Не так уж утешительны были эти вести. Повсюду наши войска отходили на восток. Оставлялись города, области. Немецкие полчища рвались к сердцу Родины — к Москве. Все туже стягивали они кольцо блокады вокруг колыбели нашей революции — города Ленина — Ленинграда (бои шли будто где-то под Красногвардейском). Пал Новгород. На юге фронт остановился где-то перед Воронежем, Харьковом и Ростовом-на-Дону… Глаза бойцов наливались кровью, лица каменели. Но Чеботарев по себе догадывался, о чем они думали: эти суровые вести давали им и надежду, прибавляли в них силы, потому что, получалось, Красная Армия вовсе не разбита, как уверяют гитлеровцы, а дерется с ними не на жизнь, а на смерть, и советский народ совсем не намерен складывать перед гитлеровцами руки.
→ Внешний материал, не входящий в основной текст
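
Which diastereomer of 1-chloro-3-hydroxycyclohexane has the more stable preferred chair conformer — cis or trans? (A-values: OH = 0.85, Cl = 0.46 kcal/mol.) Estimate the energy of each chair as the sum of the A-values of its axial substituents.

At 1,3 positions (parity same): cis → (e,e or a,a); trans → (a,e or e,a).
Best chair for cis: E = 0.00 kcal/mol; best chair for trans: E = 0.46 kcal/mol.
The cis isomer is lower by 0.46 kcal/mol.

cis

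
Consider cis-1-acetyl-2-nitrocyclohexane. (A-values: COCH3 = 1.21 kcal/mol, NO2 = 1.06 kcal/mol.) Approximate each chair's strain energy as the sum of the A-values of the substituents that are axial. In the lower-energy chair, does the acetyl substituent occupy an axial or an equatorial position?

equatorial

C1 and C2 have opposite parity, so for the cis isomer the two substituents are one axial and one equatorial in each chair.
Chair I (acetyl axial, nitro equatorial): E = 1.21 kcal/mol.
Chair II (acetyl equatorial, nitro axial): E = 1.06 kcal/mol.
Chair II is the more stable (lower-energy) conformer, and in that chair the acetyl group is equatorial.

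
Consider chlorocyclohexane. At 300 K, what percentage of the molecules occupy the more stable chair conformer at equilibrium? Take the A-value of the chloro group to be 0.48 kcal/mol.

One chair has the chloro group axial (E = 0.48 kcal/mol) and the other has it equatorial (E = 0).
ΔG = 0.48 kcal/mol between the two chairs.
K = exp(ΔG/RT) with R = 1.987×10⁻³ kcal mol⁻¹ K⁻¹ and T = 300 K gives K ≈ 2.24.
Fraction in the lower-energy chair = K/(K+1) = 69.1%.

69.1%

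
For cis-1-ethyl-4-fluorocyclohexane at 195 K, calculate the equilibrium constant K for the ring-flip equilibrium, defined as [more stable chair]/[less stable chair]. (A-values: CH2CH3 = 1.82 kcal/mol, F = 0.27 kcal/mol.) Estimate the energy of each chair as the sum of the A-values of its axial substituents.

K ≈ 54.6

C1 and C4 have opposite parity, so for the cis isomer the two substituents are one axial and one equatorial in each chair.
Chair I (ethyl axial, fluoro equatorial): E = 1.82 kcal/mol; chair II (ethyl equatorial, fluoro axial): E = 0.27 kcal/mol.
ΔG = 1.55 kcal/mol between the two chairs.
K = exp(ΔG/RT) with R = 1.987×10⁻³ kcal mol⁻¹ K⁻¹ and T = 195 K gives K ≈ 54.6.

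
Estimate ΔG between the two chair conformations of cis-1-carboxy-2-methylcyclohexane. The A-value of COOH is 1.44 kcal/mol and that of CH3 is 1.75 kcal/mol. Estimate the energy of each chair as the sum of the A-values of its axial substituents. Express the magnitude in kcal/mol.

C1 and C2 have opposite parity, so for the cis isomer the two substituents are one axial and one equatorial in each chair.
Chair I (carboxyl axial, methyl equatorial): E = 1.44 kcal/mol.
Chair II (carboxyl equatorial, methyl axial): E = 1.75 kcal/mol.
ΔE = 1.75 − 1.44 = 0.31 kcal/mol; chair I is more stable.

0.31 kcal/mol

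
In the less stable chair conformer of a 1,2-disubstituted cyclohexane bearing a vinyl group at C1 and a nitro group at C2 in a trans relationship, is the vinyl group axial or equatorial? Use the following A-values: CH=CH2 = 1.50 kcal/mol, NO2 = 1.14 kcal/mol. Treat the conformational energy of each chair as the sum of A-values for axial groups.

axial

C1 and C2 have opposite parity, so for the trans isomer the two substituents are e,e in one chair and a,a in the other.
Chair I (vinyl axial, nitro axial): E = 2.64 kcal/mol.
Chair II (vinyl equatorial, nitro equatorial): E = 0.00 kcal/mol.
Chair I is the less stable (higher-energy) conformer, and in that chair the vinyl group is axial.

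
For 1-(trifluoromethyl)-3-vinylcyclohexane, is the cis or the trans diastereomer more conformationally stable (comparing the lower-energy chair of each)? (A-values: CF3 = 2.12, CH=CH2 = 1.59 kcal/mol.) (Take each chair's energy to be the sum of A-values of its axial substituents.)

cis

At 1,3 positions (parity same): cis → (e,e or a,a); trans → (a,e or e,a).
Best chair for cis: E = 0.00 kcal/mol; best chair for trans: E = 1.59 kcal/mol.
The cis isomer is lower by 1.59 kcal/mol.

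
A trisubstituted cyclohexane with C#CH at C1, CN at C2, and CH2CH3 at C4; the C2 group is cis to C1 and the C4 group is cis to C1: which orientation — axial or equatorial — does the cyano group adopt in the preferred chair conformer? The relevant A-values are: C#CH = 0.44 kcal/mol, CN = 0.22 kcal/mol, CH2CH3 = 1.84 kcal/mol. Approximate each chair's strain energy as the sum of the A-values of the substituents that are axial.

Chair I (ethynyl axial, cyano equatorial, ethyl equatorial): E = 0.44 kcal/mol.
Chair II (ethynyl equatorial, cyano axial, ethyl axial): E = 2.06 kcal/mol.
Chair I is the more stable (lower-energy) conformer, and in that chair the cyano group is equatorial.

equatorial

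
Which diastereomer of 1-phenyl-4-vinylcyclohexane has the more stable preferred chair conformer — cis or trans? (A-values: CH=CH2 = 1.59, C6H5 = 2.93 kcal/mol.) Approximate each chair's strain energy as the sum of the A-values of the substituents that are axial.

trans

At 1,4 positions (parity opposite): cis → (a,e or e,a); trans → (e,e or a,a).
Best chair for cis: E = 1.59 kcal/mol; best chair for trans: E = 0.00 kcal/mol.
The trans isomer is lower by 1.59 kcal/mol.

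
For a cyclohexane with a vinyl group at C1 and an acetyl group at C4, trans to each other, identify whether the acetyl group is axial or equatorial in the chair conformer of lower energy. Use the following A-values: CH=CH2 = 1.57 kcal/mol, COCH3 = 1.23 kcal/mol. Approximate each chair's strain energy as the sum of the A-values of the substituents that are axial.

equatorial

C1 and C4 have opposite parity, so for the trans isomer the two substituents are e,e in one chair and a,a in the other.
Chair I (vinyl axial, acetyl axial): E = 2.80 kcal/mol.
Chair II (vinyl equatorial, acetyl equatorial): E = 0.00 kcal/mol.
Chair II is the more stable (lower-energy) conformer, and in that chair the acetyl group is equatorial.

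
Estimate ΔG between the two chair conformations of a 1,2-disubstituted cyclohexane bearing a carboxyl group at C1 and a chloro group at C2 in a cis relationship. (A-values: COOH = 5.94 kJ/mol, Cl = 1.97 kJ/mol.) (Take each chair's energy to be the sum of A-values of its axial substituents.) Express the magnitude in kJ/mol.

C1 and C2 have opposite parity, so for the cis isomer the two substituents are one axial and one equatorial in each chair.
Chair I (carboxyl axial, chloro equatorial): E = 5.94 kJ/mol.
Chair II (carboxyl equatorial, chloro axial): E = 1.97 kJ/mol.
ΔE = 5.94 − 1.97 = 3.97 kJ/mol; chair II is more stable.

3.97 kJ/mol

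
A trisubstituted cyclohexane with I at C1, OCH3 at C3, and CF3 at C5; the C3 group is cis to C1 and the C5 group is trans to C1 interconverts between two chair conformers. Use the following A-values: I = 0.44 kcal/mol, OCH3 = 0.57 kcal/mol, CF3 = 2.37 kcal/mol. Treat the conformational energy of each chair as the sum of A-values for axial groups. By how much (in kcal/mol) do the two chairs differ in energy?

Chair I (iodo axial, methoxy axial, trifluoromethyl equatorial): E = 1.01 kcal/mol.
Chair II (iodo equatorial, methoxy equatorial, trifluoromethyl axial): E = 2.37 kcal/mol.
ΔE = 2.37 − 1.01 = 1.36 kcal/mol; chair I is more stable.

1.36 kcal/mol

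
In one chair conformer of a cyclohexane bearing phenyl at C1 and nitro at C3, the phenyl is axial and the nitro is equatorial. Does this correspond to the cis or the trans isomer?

C1 and C3 have the same parity, so their axial bonds point in the same direction.
With same-parity carbons, two substituents on the same face are both axial or both equatorial; opposite faces give one of each.
Here the groups are axial/equatorial → opposite face → trans.

trans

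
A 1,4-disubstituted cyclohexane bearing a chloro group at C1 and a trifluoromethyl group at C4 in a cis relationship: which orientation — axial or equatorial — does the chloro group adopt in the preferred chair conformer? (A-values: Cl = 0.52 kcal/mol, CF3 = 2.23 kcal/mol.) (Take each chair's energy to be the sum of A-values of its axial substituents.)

axial

C1 and C4 have opposite parity, so for the cis isomer the two substituents are one axial and one equatorial in each chair.
Chair I (chloro axial, trifluoromethyl equatorial): E = 0.52 kcal/mol.
Chair II (chloro equatorial, trifluoromethyl axial): E = 2.23 kcal/mol.
Chair I is the more stable (lower-energy) conformer, and in that chair the chloro group is axial.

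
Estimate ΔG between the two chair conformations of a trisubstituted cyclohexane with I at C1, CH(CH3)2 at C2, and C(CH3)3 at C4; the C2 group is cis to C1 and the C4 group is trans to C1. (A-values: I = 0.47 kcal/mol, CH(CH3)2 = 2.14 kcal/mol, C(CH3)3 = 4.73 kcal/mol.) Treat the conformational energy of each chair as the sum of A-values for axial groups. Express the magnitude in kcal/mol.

Chair I (iodo axial, isopropyl equatorial, tert-butyl axial): E = 5.20 kcal/mol.
Chair II (iodo equatorial, isopropyl axial, tert-butyl equatorial): E = 2.14 kcal/mol.
ΔE = 5.20 − 2.14 = 3.06 kcal/mol; chair II is more stable.

3.06 kcal/mol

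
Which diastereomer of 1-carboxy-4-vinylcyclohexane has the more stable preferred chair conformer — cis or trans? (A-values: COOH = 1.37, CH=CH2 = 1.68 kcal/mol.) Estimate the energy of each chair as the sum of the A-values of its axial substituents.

trans

At 1,4 positions (parity opposite): cis → (a,e or e,a); trans → (e,e or a,a).
Best chair for cis: E = 1.37 kcal/mol; best chair for trans: E = 0.00 kcal/mol.
The trans isomer is lower by 1.37 kcal/mol.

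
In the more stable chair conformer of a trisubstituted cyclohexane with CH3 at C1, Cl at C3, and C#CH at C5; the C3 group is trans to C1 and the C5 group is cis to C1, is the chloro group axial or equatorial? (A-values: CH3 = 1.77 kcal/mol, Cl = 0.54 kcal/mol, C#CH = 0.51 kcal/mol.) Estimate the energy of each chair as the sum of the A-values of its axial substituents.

axial

Chair I (methyl axial, chloro equatorial, ethynyl axial): E = 2.28 kcal/mol.
Chair II (methyl equatorial, chloro axial, ethynyl equatorial): E = 0.54 kcal/mol.
Chair II is the more stable (lower-energy) conformer, and in that chair the chloro group is axial.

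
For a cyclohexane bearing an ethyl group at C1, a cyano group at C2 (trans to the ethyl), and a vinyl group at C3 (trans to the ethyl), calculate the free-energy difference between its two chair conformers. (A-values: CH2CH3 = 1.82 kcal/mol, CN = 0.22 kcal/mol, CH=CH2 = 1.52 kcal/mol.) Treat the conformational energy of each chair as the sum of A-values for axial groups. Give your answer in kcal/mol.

0.52 kcal/mol

Chair I (ethyl axial, cyano axial, vinyl equatorial): E = 2.04 kcal/mol.
Chair II (ethyl equatorial, cyano equatorial, vinyl axial): E = 1.52 kcal/mol.
ΔE = 2.04 − 1.52 = 0.52 kcal/mol; chair II is more stable.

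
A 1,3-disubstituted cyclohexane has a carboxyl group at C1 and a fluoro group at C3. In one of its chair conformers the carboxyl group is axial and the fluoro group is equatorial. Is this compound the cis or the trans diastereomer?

C1 and C3 have the same parity, so their axial bonds point in the same direction.
With same-parity carbons, two substituents on the same face are both axial or both equatorial; opposite faces give one of each.
Here the groups are axial/equatorial → opposite face → trans.

trans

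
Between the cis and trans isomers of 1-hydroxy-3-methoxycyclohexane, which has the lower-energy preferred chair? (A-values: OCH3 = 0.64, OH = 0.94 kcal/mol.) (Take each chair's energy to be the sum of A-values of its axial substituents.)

cis

At 1,3 positions (parity same): cis → (e,e or a,a); trans → (a,e or e,a).
Best chair for cis: E = 0.00 kcal/mol; best chair for trans: E = 0.64 kcal/mol.
The cis isomer is lower by 0.64 kcal/mol.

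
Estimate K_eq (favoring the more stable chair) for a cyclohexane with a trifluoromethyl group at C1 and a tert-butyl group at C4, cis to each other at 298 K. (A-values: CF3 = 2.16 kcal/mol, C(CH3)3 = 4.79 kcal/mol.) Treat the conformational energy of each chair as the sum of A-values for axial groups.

C1 and C4 have opposite parity, so for the cis isomer the two substituents are one axial and one equatorial in each chair.
Chair I (trifluoromethyl axial, tert-butyl equatorial): E = 2.16 kcal/mol; chair II (trifluoromethyl equatorial, tert-butyl axial): E = 4.79 kcal/mol.
ΔG = 2.63 kcal/mol between the two chairs.
K = exp(ΔG/RT) with R = 1.987×10⁻³ kcal mol⁻¹ K⁻¹ and T = 298 K gives K ≈ 84.9.

K ≈ 84.9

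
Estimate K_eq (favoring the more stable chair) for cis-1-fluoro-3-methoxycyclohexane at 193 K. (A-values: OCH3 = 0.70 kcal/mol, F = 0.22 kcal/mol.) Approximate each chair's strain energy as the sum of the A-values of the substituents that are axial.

K ≈ 11.0

C1 and C3 have the same parity, so for the cis isomer the two substituents are e,e in one chair and a,a in the other.
Chair I (methoxy axial, fluoro axial): E = 0.92 kcal/mol; chair II (methoxy equatorial, fluoro equatorial): E = 0.00 kcal/mol.
ΔG = 0.92 kcal/mol between the two chairs.
K = exp(ΔG/RT) with R = 1.987×10⁻³ kcal mol⁻¹ K⁻¹ and T = 193 K gives K ≈ 11.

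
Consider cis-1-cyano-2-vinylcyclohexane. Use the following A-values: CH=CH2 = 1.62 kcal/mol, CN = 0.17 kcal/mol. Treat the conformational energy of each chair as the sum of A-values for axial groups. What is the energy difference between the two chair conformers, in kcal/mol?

1.45 kcal/mol

C1 and C2 have opposite parity, so for the cis isomer the two substituents are one axial and one equatorial in each chair.
Chair I (vinyl axial, cyano equatorial): E = 1.62 kcal/mol.
Chair II (vinyl equatorial, cyano axial): E = 0.17 kcal/mol.
ΔE = 1.62 − 0.17 = 1.45 kcal/mol; chair II is more stable.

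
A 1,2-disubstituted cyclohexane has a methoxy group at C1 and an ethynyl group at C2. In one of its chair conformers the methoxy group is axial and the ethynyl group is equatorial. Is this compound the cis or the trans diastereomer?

cis

C1 and C2 have opposite parity, so their axial bonds point in opposite directions.
With opposite-parity carbons, two substituents on the same face are one axial and one equatorial; opposite faces give both axial or both equatorial.
Here the groups are axial/equatorial → same face → cis.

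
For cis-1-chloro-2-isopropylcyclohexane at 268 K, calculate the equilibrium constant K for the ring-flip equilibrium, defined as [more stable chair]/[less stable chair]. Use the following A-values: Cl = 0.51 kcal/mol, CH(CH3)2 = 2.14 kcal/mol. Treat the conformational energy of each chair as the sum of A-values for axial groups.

K ≈ 21.3

C1 and C2 have opposite parity, so for the cis isomer the two substituents are one axial and one equatorial in each chair.
Chair I (chloro axial, isopropyl equatorial): E = 0.51 kcal/mol; chair II (chloro equatorial, isopropyl axial): E = 2.14 kcal/mol.
ΔG = 1.63 kcal/mol between the two chairs.
K = exp(ΔG/RT) with R = 1.987×10⁻³ kcal mol⁻¹ K⁻¹ and T = 268 K gives K ≈ 21.3.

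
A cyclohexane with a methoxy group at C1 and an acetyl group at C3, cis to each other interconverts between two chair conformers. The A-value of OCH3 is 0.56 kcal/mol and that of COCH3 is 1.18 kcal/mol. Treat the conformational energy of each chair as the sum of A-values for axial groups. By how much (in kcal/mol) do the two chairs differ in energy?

C1 and C3 have the same parity, so for the cis isomer the two substituents are e,e in one chair and a,a in the other.
Chair I (methoxy axial, acetyl axial): E = 1.74 kcal/mol.
Chair II (methoxy equatorial, acetyl equatorial): E = 0.00 kcal/mol.
ΔE = 1.74 − 0.00 = 1.74 kcal/mol; chair II is more stable.

1.74 kcal/mol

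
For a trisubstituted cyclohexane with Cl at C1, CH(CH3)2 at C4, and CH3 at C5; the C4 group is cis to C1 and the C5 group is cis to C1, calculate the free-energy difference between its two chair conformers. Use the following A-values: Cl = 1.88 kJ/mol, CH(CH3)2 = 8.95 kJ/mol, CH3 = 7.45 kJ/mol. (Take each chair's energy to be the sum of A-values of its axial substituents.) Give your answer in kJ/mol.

0.38 kJ/mol

Chair I (chloro axial, isopropyl equatorial, methyl axial): E = 9.33 kJ/mol.
Chair II (chloro equatorial, isopropyl axial, methyl equatorial): E = 8.95 kJ/mol.
ΔE = 9.33 − 8.95 = 0.38 kJ/mol; chair II is more stable.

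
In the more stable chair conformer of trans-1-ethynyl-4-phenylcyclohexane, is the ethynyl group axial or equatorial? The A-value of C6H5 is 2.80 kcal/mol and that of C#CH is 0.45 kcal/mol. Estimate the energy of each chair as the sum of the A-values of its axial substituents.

C1 and C4 have opposite parity, so for the trans isomer the two substituents are e,e in one chair and a,a in the other.
Chair I (phenyl axial, ethynyl axial): E = 3.25 kcal/mol.
Chair II (phenyl equatorial, ethynyl equatorial): E = 0.00 kcal/mol.
Chair II is the more stable (lower-energy) conformer, and in that chair the ethynyl group is equatorial.

equatorial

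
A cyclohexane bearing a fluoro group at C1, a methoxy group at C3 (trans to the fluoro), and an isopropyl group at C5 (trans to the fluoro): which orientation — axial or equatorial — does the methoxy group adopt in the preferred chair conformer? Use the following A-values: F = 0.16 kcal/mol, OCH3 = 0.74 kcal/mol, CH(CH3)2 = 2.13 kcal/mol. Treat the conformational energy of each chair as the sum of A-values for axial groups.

Chair I (fluoro axial, methoxy equatorial, isopropyl equatorial): E = 0.16 kcal/mol.
Chair II (fluoro equatorial, methoxy axial, isopropyl axial): E = 2.87 kcal/mol.
Chair I is the more stable (lower-energy) conformer, and in that chair the methoxy group is equatorial.

equatorial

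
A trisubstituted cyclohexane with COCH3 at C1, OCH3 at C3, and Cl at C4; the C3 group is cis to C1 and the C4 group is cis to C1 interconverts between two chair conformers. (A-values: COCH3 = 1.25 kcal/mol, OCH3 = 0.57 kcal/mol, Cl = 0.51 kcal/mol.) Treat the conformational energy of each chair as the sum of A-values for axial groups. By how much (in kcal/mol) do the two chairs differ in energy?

Chair I (acetyl axial, methoxy axial, chloro equatorial): E = 1.82 kcal/mol.
Chair II (acetyl equatorial, methoxy equatorial, chloro axial): E = 0.51 kcal/mol.
ΔE = 1.82 − 0.51 = 1.31 kcal/mol; chair II is more stable.

1.31 kcal/mol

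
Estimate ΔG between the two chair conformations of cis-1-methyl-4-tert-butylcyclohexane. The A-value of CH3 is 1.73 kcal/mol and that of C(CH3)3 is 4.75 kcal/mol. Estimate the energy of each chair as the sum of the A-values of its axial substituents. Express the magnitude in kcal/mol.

C1 and C4 have opposite parity, so for the cis isomer the two substituents are one axial and one equatorial in each chair.
Chair I (methyl axial, tert-butyl equatorial): E = 1.73 kcal/mol.
Chair II (methyl equatorial, tert-butyl axial): E = 4.75 kcal/mol.
ΔE = 4.75 − 1.73 = 3.02 kcal/mol; chair I is more stable.

3.02 kcal/mol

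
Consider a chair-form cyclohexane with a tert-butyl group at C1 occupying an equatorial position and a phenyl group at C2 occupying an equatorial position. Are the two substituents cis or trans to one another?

C1 and C2 have opposite parity, so their axial bonds point in opposite directions.
With opposite-parity carbons, two substituents on the same face are one axial and one equatorial; opposite faces give both axial or both equatorial.
Here the groups are equatorial/equatorial → opposite face → trans.

trans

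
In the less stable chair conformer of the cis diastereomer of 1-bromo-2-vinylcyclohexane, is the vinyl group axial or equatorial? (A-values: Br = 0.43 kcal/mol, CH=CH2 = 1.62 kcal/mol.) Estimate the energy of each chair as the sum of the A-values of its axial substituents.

axial

C1 and C2 have opposite parity, so for the cis isomer the two substituents are one axial and one equatorial in each chair.
Chair I (bromo axial, vinyl equatorial): E = 0.43 kcal/mol.
Chair II (bromo equatorial, vinyl axial): E = 1.62 kcal/mol.
Chair II is the less stable (higher-energy) conformer, and in that chair the vinyl group is axial.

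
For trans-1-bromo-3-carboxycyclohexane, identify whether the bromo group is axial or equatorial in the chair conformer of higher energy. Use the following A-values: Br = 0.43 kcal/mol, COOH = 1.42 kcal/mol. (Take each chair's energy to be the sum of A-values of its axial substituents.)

equatorial

C1 and C3 have the same parity, so for the trans isomer the two substituents are one axial and one equatorial in each chair.
Chair I (bromo axial, carboxyl equatorial): E = 0.43 kcal/mol.
Chair II (bromo equatorial, carboxyl axial): E = 1.42 kcal/mol.
Chair II is the less stable (higher-energy) conformer, and in that chair the bromo group is equatorial.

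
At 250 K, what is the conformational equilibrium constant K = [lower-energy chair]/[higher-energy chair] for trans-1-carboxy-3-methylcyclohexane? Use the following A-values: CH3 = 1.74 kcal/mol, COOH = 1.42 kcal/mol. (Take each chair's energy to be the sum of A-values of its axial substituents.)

C1 and C3 have the same parity, so for the trans isomer the two substituents are one axial and one equatorial in each chair.
Chair I (methyl axial, carboxyl equatorial): E = 1.74 kcal/mol; chair II (methyl equatorial, carboxyl axial): E = 1.42 kcal/mol.
ΔG = 0.32 kcal/mol between the two chairs.
K = exp(ΔG/RT) with R = 1.987×10⁻³ kcal mol⁻¹ K⁻¹ and T = 250 K gives K ≈ 1.9.

K ≈ 1.90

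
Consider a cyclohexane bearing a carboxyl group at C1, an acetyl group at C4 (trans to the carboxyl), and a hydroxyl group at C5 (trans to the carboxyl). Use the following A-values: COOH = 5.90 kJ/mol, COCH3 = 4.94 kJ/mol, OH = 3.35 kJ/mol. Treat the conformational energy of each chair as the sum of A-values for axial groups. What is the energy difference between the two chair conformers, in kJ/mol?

Chair I (carboxyl axial, acetyl axial, hydroxyl equatorial): E = 10.84 kJ/mol.
Chair II (carboxyl equatorial, acetyl equatorial, hydroxyl axial): E = 3.35 kJ/mol.
ΔE = 10.84 − 3.35 = 7.49 kJ/mol; chair II is more stable.

7.49 kJ/mol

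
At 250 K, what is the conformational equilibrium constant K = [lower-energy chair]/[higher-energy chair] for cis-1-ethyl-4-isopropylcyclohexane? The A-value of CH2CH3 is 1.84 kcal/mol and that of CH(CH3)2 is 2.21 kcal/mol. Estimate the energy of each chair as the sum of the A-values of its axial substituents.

C1 and C4 have opposite parity, so for the cis isomer the two substituents are one axial and one equatorial in each chair.
Chair I (ethyl axial, isopropyl equatorial): E = 1.84 kcal/mol; chair II (ethyl equatorial, isopropyl axial): E = 2.21 kcal/mol.
ΔG = 0.37 kcal/mol between the two chairs.
K = exp(ΔG/RT) with R = 1.987×10⁻³ kcal mol⁻¹ K⁻¹ and T = 250 K gives K ≈ 2.11.

K ≈ 2.11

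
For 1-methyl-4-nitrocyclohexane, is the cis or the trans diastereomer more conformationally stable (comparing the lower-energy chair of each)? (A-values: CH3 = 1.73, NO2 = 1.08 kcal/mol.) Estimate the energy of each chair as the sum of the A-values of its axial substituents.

trans

At 1,4 positions (parity opposite): cis → (a,e or e,a); trans → (e,e or a,a).
Best chair for cis: E = 1.08 kcal/mol; best chair for trans: E = 0.00 kcal/mol.
The trans isomer is lower by 1.08 kcal/mol.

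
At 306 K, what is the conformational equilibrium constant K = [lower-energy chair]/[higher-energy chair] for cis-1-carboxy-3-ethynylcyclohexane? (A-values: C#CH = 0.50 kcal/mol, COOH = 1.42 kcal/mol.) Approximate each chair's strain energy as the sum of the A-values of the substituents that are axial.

K ≈ 23.5

C1 and C3 have the same parity, so for the cis isomer the two substituents are e,e in one chair and a,a in the other.
Chair I (ethynyl axial, carboxyl axial): E = 1.92 kcal/mol; chair II (ethynyl equatorial, carboxyl equatorial): E = 0.00 kcal/mol.
ΔG = 1.92 kcal/mol between the two chairs.
K = exp(ΔG/RT) with R = 1.987×10⁻³ kcal mol⁻¹ K⁻¹ and T = 306 K gives K ≈ 23.5.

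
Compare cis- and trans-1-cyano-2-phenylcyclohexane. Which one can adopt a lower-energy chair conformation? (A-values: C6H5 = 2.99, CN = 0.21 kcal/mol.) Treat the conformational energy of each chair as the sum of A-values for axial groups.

trans

At 1,2 positions (parity opposite): cis → (a,e or e,a); trans → (e,e or a,a).
Best chair for cis: E = 0.21 kcal/mol; best chair for trans: E = 0.00 kcal/mol.
The trans isomer is lower by 0.21 kcal/mol.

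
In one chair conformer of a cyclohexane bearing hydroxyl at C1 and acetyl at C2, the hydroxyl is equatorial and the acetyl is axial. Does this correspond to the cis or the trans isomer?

C1 and C2 have opposite parity, so their axial bonds point in opposite directions.
With opposite-parity carbons, two substituents on the same face are one axial and one equatorial; opposite faces give both axial or both equatorial.
Here the groups are equatorial/axial → same face → cis.

cis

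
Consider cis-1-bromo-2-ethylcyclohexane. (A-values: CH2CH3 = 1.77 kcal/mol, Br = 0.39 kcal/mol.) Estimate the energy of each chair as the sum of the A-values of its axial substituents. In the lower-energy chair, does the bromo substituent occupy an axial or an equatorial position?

axial

C1 and C2 have opposite parity, so for the cis isomer the two substituents are one axial and one equatorial in each chair.
Chair I (ethyl axial, bromo equatorial): E = 1.77 kcal/mol.
Chair II (ethyl equatorial, bromo axial): E = 0.39 kcal/mol.
Chair II is the more stable (lower-energy) conformer, and in that chair the bromo group is axial.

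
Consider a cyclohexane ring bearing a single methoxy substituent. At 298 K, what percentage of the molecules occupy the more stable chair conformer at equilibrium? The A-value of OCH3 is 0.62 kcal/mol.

74.0%

One chair has the methoxy group axial (E = 0.62 kcal/mol) and the other has it equatorial (E = 0).
ΔG = 0.62 kcal/mol between the two chairs.
K = exp(ΔG/RT) with R = 1.987×10⁻³ kcal mol⁻¹ K⁻¹ and T = 298 K gives K ≈ 2.85.
Fraction in the lower-energy chair = K/(K+1) = 74.0%.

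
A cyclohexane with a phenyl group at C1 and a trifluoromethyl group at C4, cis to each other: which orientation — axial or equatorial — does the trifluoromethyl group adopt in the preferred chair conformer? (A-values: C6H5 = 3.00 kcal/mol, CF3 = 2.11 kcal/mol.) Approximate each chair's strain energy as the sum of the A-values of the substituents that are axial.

axial

C1 and C4 have opposite parity, so for the cis isomer the two substituents are one axial and one equatorial in each chair.
Chair I (phenyl axial, trifluoromethyl equatorial): E = 3.00 kcal/mol.
Chair II (phenyl equatorial, trifluoromethyl axial): E = 2.11 kcal/mol.
Chair II is the more stable (lower-energy) conformer, and in that chair the trifluoromethyl group is axial.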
Воздух с шумом разрезал ястреб-тетеревятник. Ефимов посмотрел вслед птице. Мял в руках шапку. Его высокий лоб покрылся морщинами почти до лысины. Через минуту комиссар тихо проговорил:
— Головы вешать не будем, товарищи. Теперь нам уже ясно, что значит внезапность для хода войны. — И громче, уверенно: — Нападение на нас гитлеровской Германии в моем представлении выглядит как наскок зарвавшегося бандита на сильного, не ожидавшего удара человека. Бандит имеет опыт и бьет сразу под ложечку. У его противника захватывает дыхание. И пока-то человек опомнится от первого удара! А удары, не такие уже, конечно, продолжают сыпаться на него. И приходится ему, пока не отдышится, сначала только пятиться под ударами этого гада, потом переходить к активной защите. И, лишь оправившись от первого удара, начинает он давать настоящую сдачу и в конце концов побеждает. — Ефимов оглядел бойцов. Заметив по их лицам, что они его поняли, продолжил: — Так что Россия выстоит. Надо помнить, как ответил русский посол Наполеону в Париже, когда тот перед своим походом на нас спросил его: «По какой дороге лучше идти к Москве?» Посол так ответил Бонапарту: «В сию Москву есть множество дорог. Вот, например, Карл XII шел через Полтаву». — Партизаны улыбались. Замолчавший на минуту Ефимов в ответ на их улыбки тоже улыбнулся. Улыбки эти были, правда, грустные, но все же это были улыбки. — Так что… вот… — услышал Чеботарев голос комиссара, в котором появились металлические нотки. — Нам остается лишь добавить: и через Бородино дорога не лучше!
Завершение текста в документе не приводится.